Alors après, quand même, les deux ensemble, ça donne aussi
de forts belles petites choses, des miniatures saisissantes et qui fichent le bourdon, agréablement. Comme par exemple ces « Chiens de paille » qui viennent justement nous rappeler
l’air social vicié du moment, et qui sont vite prolongés sur « CDD », à suivre. « Jésus au Pmu » est aussi assez habile, inoffensif certes, mais drôle et bien écrit, on
pardonne et on adhère. Et puis aussi « Une fortune de mer » où toute la force de Miossec réside dans l’acceptation de ne pas toujours l’avoir, cette force.
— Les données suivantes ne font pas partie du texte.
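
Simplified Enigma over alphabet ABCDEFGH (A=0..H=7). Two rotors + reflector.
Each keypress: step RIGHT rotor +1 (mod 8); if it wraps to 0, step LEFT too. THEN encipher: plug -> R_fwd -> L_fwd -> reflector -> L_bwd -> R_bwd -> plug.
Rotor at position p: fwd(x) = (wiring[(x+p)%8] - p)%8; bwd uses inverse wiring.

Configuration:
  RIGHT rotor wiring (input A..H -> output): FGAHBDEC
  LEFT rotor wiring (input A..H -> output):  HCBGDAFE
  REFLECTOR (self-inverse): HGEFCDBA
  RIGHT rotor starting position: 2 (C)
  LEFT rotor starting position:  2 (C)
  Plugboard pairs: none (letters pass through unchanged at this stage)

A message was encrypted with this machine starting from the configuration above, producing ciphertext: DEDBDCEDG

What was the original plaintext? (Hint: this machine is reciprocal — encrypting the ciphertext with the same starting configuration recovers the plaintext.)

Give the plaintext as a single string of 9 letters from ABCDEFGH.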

Inversement, le remplissage,
le vide conceptuel, guettent sur des titres comme « Hais moi », « Nos plus belles années » ou encore le « Loin de la foule » où Tiersen tire les larmes comme le Sdf
vous tire quelques centimes d’euros à la sortie du Monoprix de quartier, avec son chien galeux et boiteux qui lui lèche les moignons purulents : subtil moi ? Jamais. En bref, nous avons
là un album doublement bifront : né de deux pères putatifs différents qui laissent chacun une trace nette et leur empreinte, et tiraillé par deux courants divers, entre réussite formelle et
textuelle, et sentiments bon marché maintes fois recyclés. Pas mauvais du tout, mais parfois trop lisse pour être (mal)honnête. (6,5/10)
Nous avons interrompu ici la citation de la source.